Grief in the Digital Age

Humans have used technology to record and remember the past since the advent of hieroglyphs, cuneiform, and the earliest symbols/scripts laid out on stone, clay tablets, papyrus, parchment, and vellum. Even further back, cave paintings predated writing by tens of thousands of years and illustrated some of humanity’s oldest stories.   

Is it any wonder that humans today continue to harness their contemporary technologies to do the same? Modern digital technologies supported by vast infrastructures that provide 4G and 5G internet, cellular and cloud service, GPS signals and electrical current wherever we dwell or roam on portable, resilient devices connect us through talk, text, and video, while also serving as audiovisual recording and storage equipment. The warp and weft of these technologies allow us to document the tapestry of our experiences, our relationships, and our lives like no other time in history. 

My grandparents’ generation would watch 8 mm reel-to-reel or VHS home videos; leaf through troves of old love letters; trace the tendrils of births, deaths, and marriages neatly handwritten in family bibles; shuffle through envelopes of dog-eared Polaroids, black-and-white photos, and sepia-toned daguerreotypes. Now in the 21st century, we can carry these memories, trunks full of them, compressed into digital files accessible anywhere with cellular or Wi-Fi internet connection to a phone or tablet that rests in palm of our hand as lightly as a slice of pumpernickel. Digital memories aren’t often tucked away in cigar boxes, cedar hope chests, milk crates, lacquered armoires or linty sock drawers like the post cards, cassette mixtapes, lithographs, napkins with lipstick notes, undeveloped rolls of 35 mm film and canvases of the previous centuries; but we stumble across them all the same, and perhaps more frequently than ever before. 

When someone you love dies, they will likely leave behind a garden of digital memories. Depending on how we grieve, and our progression through bereavement, these digital reminders can surprise you across an emotional spectrum.  Some may snag and scratch like unexpected thorns—that random pop-up Facebook memory “on this date 5 years ago” photo of you and the person together on your birthday, or 9 months after the funeral when WhatsApp notifies you that the person “has left the group”. Others, like a patch of wild strawberries, can surprise and delight upon discovery: a sibling shares a video you’ve never seen of the person, an aunt posts a fond memory accompanied by a tinted wedding photograph. These digital shoots and buds have the potential to reignite the slings and arrows of grief, or conversely, fill the heart with gratitude and warmth. 

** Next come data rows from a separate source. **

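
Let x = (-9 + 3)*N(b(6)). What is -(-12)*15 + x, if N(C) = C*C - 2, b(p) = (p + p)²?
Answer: -124224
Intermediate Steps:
b(p) = 4*p² (b(p) = (2*p)² = 4*p²)
N(C) = -2 + C² (N(C) = C² - 2 = -2 + C²)
x = -124404 (x = (-9 + 3)*(-2 + (4*6²)²) = -6*(-2 + (4*36)²) = -6*(-2 + 144²) = -6*(-2 + 20736) = -6*20734 = -124404)
-(-12)*15 + x = -(-12)*15 - 124404 = -12*(-15) - 124404 = 180 - 124404 = -124224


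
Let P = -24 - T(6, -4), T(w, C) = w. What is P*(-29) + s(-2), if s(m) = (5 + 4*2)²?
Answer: 1039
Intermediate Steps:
s(m) = 169 (s(m) = (5 + 8)² = 13² = 169)
P = -30 (P = -24 - 1*6 = -24 - 6 = -30)
P*(-29) + s(-2) = -30*(-29) + 169 = 870 + 169 = 1039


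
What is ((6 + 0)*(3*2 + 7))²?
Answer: 6084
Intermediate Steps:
((6 + 0)*(3*2 + 7))² = (6*(6 + 7))² = (6*13)² = 78² = 6084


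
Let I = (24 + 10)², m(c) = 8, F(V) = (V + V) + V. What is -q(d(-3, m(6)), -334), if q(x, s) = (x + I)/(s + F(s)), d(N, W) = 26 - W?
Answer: 587/668 ≈ 0.87874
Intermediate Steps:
F(V) = 3*V (F(V) = 2*V + V = 3*V)
I = 1156 (I = 34² = 1156)
q(x, s) = (1156 + x)/(4*s) (q(x, s) = (x + 1156)/(s + 3*s) = (1156 + x)/((4*s)) = (1156 + x)*(1/(4*s)) = (1156 + x)/(4*s))
-q(d(-3, m(6)), -334) = -(1156 + (26 - 1*8))/(4*(-334)) = -(-1)*(1156 + (26 - 8))/(4*334) = -(-1)*(1156 + 18)/(4*334) = -(-1)*1174/(4*334) = -1*(-587/668) = 587/668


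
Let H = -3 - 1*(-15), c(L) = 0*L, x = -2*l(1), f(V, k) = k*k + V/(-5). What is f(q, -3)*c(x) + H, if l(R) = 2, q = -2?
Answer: 12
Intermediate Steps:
f(V, k) = k² - V/5 (f(V, k) = k² + V*(-⅕) = k² - V/5)
x = -4 (x = -2*2 = -4)
c(L) = 0
H = 12 (H = -3 + 15 = 12)
f(q, -3)*c(x) + H = ((-3)² - ⅕*(-2))*0 + 12 = (9 + ⅖)*0 + 12 = (47/5)*0 + 12 = 0 + 12 = 12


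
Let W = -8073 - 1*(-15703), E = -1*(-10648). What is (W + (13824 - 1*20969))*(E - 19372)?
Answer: -4231140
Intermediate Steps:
E = 10648
W = 7630 (W = -8073 + 15703 = 7630)
(W + (13824 - 1*20969))*(E - 19372) = (7630 + (13824 - 1*20969))*(10648 - 19372) = (7630 + (13824 - 20969))*(-8724) = (7630 - 7145)*(-8724) = 485*(-8724) = -4231140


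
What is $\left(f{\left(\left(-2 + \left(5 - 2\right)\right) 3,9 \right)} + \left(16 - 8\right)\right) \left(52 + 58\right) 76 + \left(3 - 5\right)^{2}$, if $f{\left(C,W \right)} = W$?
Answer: $142124$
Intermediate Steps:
$\left(f{\left(\left(-2 + \left(5 - 2\right)\right) 3,9 \right)} + \left(16 - 8\right)\right) \left(52 + 58\right) 76 + \left(3 - 5\right)^{2} = \left(9 + \left(16 - 8\right)\right) \left(52 + 58\right) 76 + \left(3 - 5\right)^{2} = \left(9 + 8\right) 110 \cdot 76 + \left(-2\right)^{2} = 17 \cdot 110 \cdot 76 + 4 = 1870 \cdot 76 + 4 = 142120 + 4 = 142124$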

Unexpected and sometimes intrusive reminders are nothing new, though. A passing whiff of Chanel N°5 on a busy city sidewalk will always remind me of my paternal grandmother; Nick Drake’s lilting “Pink Moon” will forever elicit my cousin (it was on the last mixtape he sent me before his untimely death); that cool, oversweet clumpiness of apple butter on a biscuit conjures my maternal grandmother in her apron; and whenever I’m uncertain about buying into modern fashion, I think of my mother-in-law and how I’d love her advice. Long before the digital age, humans cultivated metaphorical gardens of grief; some were lovingly tended, others neglected. We may regard these digital memories as making the gardens greener and more abundant, or increasingly tangled with burrs and brambles that keep us away from visiting, from remembering.         

Grief can be elicited by triggers in all 5 senses. This is the human condition. Grieving in the digital age means adapting to life with an additional layer, a virtual one, where we can bump into memories when we least expect them. While digital technologies are designed (like all technologies) by humans to serve some perceived unmet need, the speed at which new technology develops often leaves our cultures and spirits stumbling a few steps behind, struggling to assimilate the “bleeding edge” into our warm pulsing nebula of human experience. Somehow though, society always manages to catch this fleeing wolf and domesticate it into something useful; our cultures will expand to normalize grief in this new digital world, just as we have adapted to it in the physical world around us. Until then, we would do well to walk with care, gratitude and mindfulness in our digital domains, aware that in this new, virtual territory grow the same strawberries and thorns as the one outside our window.